C’est ainsi que dans une salle de réunion où nous gardions les manteaux, les écharpes et les gants, les arguments furent échangés sur les conditions du partenariat franco-vietnamien d’un point de vue économique, social et environnemental.
A qui profitent les bénéfices de ce tourisme de masse ? Aux minorités dans l’extrême pauvreté, à la nature, aux collectivités, aux investisseurs privés ? Peut-on faire ailleurs ce que l’on ne ferait pas chez nous ?
En concertation, le projet initial de baliser des sentiers de randonnée, aujourd’hui à l’ombre des pylônes du téléphérique, est abandonné. Et l’alternative retenue s’articulera autour d’un programme d’éducation à l’environnement (naturel et culturel) et d’un soutien aux minorités pour un éco-tourisme socialement équitable.
Du bio dans la savane
A sept de décalage horaire vers le soleil couchant, un autre paysage et une autre température de la misère : le Sénégal en savane sèche entre Bambey, Diourbel et Touba. Toujours en mission pour la région Aquitaine, me voilà sur le terrain d’un projet de maraîchage conduit par l’ONG Agrisud. Le Sahel peut nourrir le Sahel… c’est vrai à condition d’avoir des bras et de l’eau dans cette zone aride dévastée par la culture intensive de l’arachide. Les bras ce sont ceux des femmes, celles qui sont restées au village avec les enfants et les vieillards quand leurs hommes sont partis en ville pour glaner quelques CFA. L’eau c’est celle qui contient trop de fluor ou de sel, impropre à la consommation. Sans oublier les caprices des groupes électrogènes.
Que faire ? Imaginons des forages suffisamment profonds avec des pompes alimentées par l’énergie solaire. Problème : ce qui techniquement réalisable n’est pas forcément politiquement faisable. Dans un pays où la réforme territoriale 2014 (suppression des régions et création des départements), se fait sans payer les indemnités et sans clarifier le schéma institutionnel des compétences des collectivités… c’est la guerre des nerfs. Qui passe les marchés, à qui appartiennent les forages ? Qui gère la distribution de l’eau ?
Baobab dans la savane
Présidant la délégation française, j’invite tous les acteurs sénégalais concernés à se mettre autour de la table. Peine perdue, chacun défend son territoire… La présidente du département de Bambey défend que les forages sont sur son fief en brandissant un arrêté du gouverneur sur la dévolution des biens de l’ancienne région administrative.
La mayonnaise monte, le jour du lancement du projet hydraulique est maintenu. Les militants politiques sont au rendez-vous dans le village pour soutenir les femmes, le maire ou la présidente du département. Le protocole des prises de parole est modifié à la faveur des opposants à la commune. Le préfet garde le silence, les protestations et les coups partent dans un vacarme assourdissant. La délégation française est évacuée pour des raisons de sécurité. Tristesse, consternation… un sentiment d’échec.
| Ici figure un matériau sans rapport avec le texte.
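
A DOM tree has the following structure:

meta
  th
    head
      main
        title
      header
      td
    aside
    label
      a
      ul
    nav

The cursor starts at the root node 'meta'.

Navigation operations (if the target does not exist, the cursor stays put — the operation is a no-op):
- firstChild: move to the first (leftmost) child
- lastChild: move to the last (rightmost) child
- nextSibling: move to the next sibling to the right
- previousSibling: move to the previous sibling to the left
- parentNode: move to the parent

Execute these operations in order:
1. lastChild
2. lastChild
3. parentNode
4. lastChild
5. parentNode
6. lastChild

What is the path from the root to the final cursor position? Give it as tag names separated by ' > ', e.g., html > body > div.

After 1 (lastChild): th
After 2 (lastChild): nav
After 3 (parentNode): th
After 4 (lastChild): nav
After 5 (parentNode): th
After 6 (lastChild): nav

Answer: meta > th > nav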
Mais la vie continue, les semis paysans sont en terre. Les haies végétales abritant les insectes polinisateurs et repoussant les animaux sauvages sont plantées. Les fausses à compost et les bio-fertilisants sont prêts. Nous sommes en saison sèche, les pluies n’arrivent que dans quelques mois. Sans eau, tout crève. Et sans nourriture, le village se vide. La pression des femmes pour trouver une solution concertée est prégnante, les autorités ministérielles le savent.
En quarante-huit heures, le dialogue s’engage à Dakar avec le ministre du développement et des collectivités. Des excuses sont prononcées, la médiation peut commencer : la région Aquitaine maintient ses engagements pour la réalisation du programme hydraulique avec l’opérateur Eau vive, la partie sénégalaise s’engage à trouver une solution dans l’intérêt des usagers. Espoir.
Parcelle de maraîchage
De retour, je garde le souvenir de ces femmes témoignant combien l’agriculture bio est une agriculture économe en argent, généreuse en nourriture et bénéfique pour les fins de mois. Le bio ce n’est pas bobo pour tout le monde !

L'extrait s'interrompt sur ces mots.